There are a number of important changes taking place in the S&P 500 stock index futures. Normally, we focus on short-term swing trading opportunities. However, when something structural appears to be changing, it's important to take note. The small speculators who bought the August decline expecting a strong closing quarter are very near to fighting a losing battle. Furthermore when the rapidly declining open interest and currently low volatility are factored in it doesn't look like the small specs are going to get the strength they'd hoped for.
The weekly S&P 500 chart below also contains Volatility Index (VIX) data in the second pane. The third pane shows the net small speculator and net commercial trader positions while the final pane shows total open interest in the S&P 500 futures. Beginning with the weekly data, note that the August decline was the first penetration of the weekly trend line going back to the October, 2011 low at 952. This trend line is now beginning to act as resistance. It's also important to note technically that the 200 day moving average now comes in around 2045 in the S&P 500 futures, further adding to year-end resistance.
Moving to the VIX index it's important to note the obvious relationship between these two markets. The VIX rallies when the S&P 500 falls because investor panic drives up volatility. The fear in the stock market occurs when it falls. That's why increasing volatility and volatility peaks have always been seen as buying opportunities in the equity markets. The strategy behind trading the VIX is to sell the short-lived rallies in the VIX Index itself. Typically, a VIX reading under 20 indicates a complacent market while a VIX reading over 40 may indicate exhaustion. This must be taken with a grain of salt however, as the VIX peaked near 90 during the 2008 meltdown. The most important feature of the August decline in the stock market and, corresponding rally in the VIX is that small speculators were the only buyers. Commercial traders actually sold more than 245,000 contracts into the decline.

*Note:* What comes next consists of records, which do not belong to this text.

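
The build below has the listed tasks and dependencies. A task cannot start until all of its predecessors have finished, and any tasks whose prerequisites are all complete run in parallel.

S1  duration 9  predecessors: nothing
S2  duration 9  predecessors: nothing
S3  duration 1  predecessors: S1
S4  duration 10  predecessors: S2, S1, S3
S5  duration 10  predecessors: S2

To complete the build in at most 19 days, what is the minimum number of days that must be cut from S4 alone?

1

Current finish: 20 days; target: 19.
S4 is on every critical path, so each day cut from S4 cuts the finish by one (this holds down to a finish of 19).
Need 20 − 19 = 1 day off S4 → S4 becomes 9 days, finish becomes 19.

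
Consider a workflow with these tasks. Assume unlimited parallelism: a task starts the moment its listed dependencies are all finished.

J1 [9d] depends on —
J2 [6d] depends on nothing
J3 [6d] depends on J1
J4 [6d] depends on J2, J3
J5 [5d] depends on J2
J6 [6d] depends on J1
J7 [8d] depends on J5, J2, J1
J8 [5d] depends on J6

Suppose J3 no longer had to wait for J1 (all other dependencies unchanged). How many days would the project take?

20

Before: longest chain J1→J3→J4 = 9+6+6 = 21, finish 21.
Without J1→J3, J3's earliest start moves from 9 to 0.
After: J1→J6→J8 = 9+6+5 = 20 → 20 days.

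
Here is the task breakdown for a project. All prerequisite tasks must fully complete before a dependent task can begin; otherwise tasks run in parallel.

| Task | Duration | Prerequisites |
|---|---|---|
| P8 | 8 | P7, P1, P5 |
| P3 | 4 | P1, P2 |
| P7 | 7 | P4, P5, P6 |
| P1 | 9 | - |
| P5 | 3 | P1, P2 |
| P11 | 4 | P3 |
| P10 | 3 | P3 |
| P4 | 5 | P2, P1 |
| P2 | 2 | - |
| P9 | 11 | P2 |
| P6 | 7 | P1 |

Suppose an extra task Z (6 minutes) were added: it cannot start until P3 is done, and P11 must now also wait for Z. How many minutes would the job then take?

Originally the job takes 31 minutes.
With Z inserted, P11 now waits for max(P3, Z).
New critical path: P1→P6→P7→P8 = 9+7+7+8 = 31 ⇒ 31 minutes.

31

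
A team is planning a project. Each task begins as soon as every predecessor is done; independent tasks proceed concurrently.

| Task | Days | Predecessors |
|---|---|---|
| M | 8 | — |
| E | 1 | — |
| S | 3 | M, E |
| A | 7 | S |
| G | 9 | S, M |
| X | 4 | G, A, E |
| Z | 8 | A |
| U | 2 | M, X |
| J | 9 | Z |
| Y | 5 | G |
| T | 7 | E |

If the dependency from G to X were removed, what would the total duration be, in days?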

Moving into deeper analysis of the relationships between these markets and players, notice that beginning in September of 2013, the small speculators began leveraging market declines with abandon. September of '13, February of '14, March of this year and finally the August decline all saw increasing small speculator purchases. Individual traders are creatures of habit. It worked last time. It'll probably work this time. As their success compounds, they become increasingly aggressive. The small speculator long position is currently at record levels, even beyond their October '08 buildup which was a solid six months prior to the equity market lows being made. We view the currently speculator driven rally to be a failure in the making.
Finally, open interest has continued to decline as the S&P 500 struggles with the resistance building up around 2,100. Commercial sellers have clearly been booking profits for the year as futures are sold to hedge equity portfolios without the tax consequences of selling the underlying stocks themselves. Open interest peaked coming up off the August lows just shy of 2.9 million contracts. Even accounting for the December contract's expiration, current open interest of 2.56 million is still weak. In fact, we have to go all the way back to April of 2010 to find a lower reading. Not coincidentally, the S&P 500 peaked the week of April 23rd and didn't make a new high until the first week of November. In the meantime, the small specs were washed out or gave up on their long positions. Also not coincidentally, the commercial trader net position surpassed the small specs the last week of October, 2010 just as the market took off and rallied through year's end.
The point is, the speculators are typically wrong at the market's most critical moments. Considering we're shouting distance from all-time highs, we think their aggressive buying is actually a major negative. When this is thrown into the context of short selling by the commercial traders while in a low volatility environment and below the market's 200 day moving average, we think the Santa rally may already be over.